Because Aiden died so close to the holiday, many people sent us frog ornaments for our tree. They came with messages like, “No words. Just love.” Sometimes there are no words for a reason.

This year, as I opened the red and green Rubbermaid tubs that house our Christmas decorations, the memory of Christmas past washed over me. The kids pulled out stockings, the nativity scene, and Christmas books. “Oh, I remember this,” they said each time they unwrapped a figurine of Santa or Mary and Joseph. They acted like they were running into old friends.

“Here’s Aiden’s jammies,” my daughter said.
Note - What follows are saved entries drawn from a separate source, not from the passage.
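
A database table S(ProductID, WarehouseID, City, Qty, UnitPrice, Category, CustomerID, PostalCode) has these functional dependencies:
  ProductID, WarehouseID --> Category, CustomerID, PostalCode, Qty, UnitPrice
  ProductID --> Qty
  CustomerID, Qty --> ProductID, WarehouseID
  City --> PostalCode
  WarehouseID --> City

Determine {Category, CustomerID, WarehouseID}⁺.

{Category, City, CustomerID, PostalCode, WarehouseID}

Start with {Category, CustomerID, WarehouseID}.
WarehouseID --> City applies; add {City} → now {Category, City, CustomerID, WarehouseID}.
City --> PostalCode applies; add {PostalCode} → now {Category, City, CustomerID, PostalCode, WarehouseID}.
No further FD applies.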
Courtesy of Emily Henderson

She handed me a pair of green elf suit pajamas still in the package. I bought them before Aiden died, along with red and white striped sets for the older kids. Aiden had been in the hospital since mid-October and I was planning ahead for Christmas. Once we were all home I wanted to take a picture of the three kids for our Christmas card. I imagined them snuggled together with Aiden in their laps, careful not to get tangled up in his port line, fighting over who got to hold him. I thought of Aiden with his big blue eyes and smile made crooked from surgery, relishing in the attention of his older siblings. I never doubted that he would live to see his second Christmas.

This year, our card has a picture of the kids snuggling Floyd the Frog instead.

I look at my tree with all its frogs and I think about how moving forward is different from staying positive. Positivity gives the false sense that I can change an outcome by how I feel. Moving forward is the acceptance that my next hop might not be safe, but I have to take it anyway and I don’t have to be happy about it.

My frogs are talismans that act as a portal to connect with Aiden and our army. They support us now that he is gone, ever reminding us to take one hop forward at a time.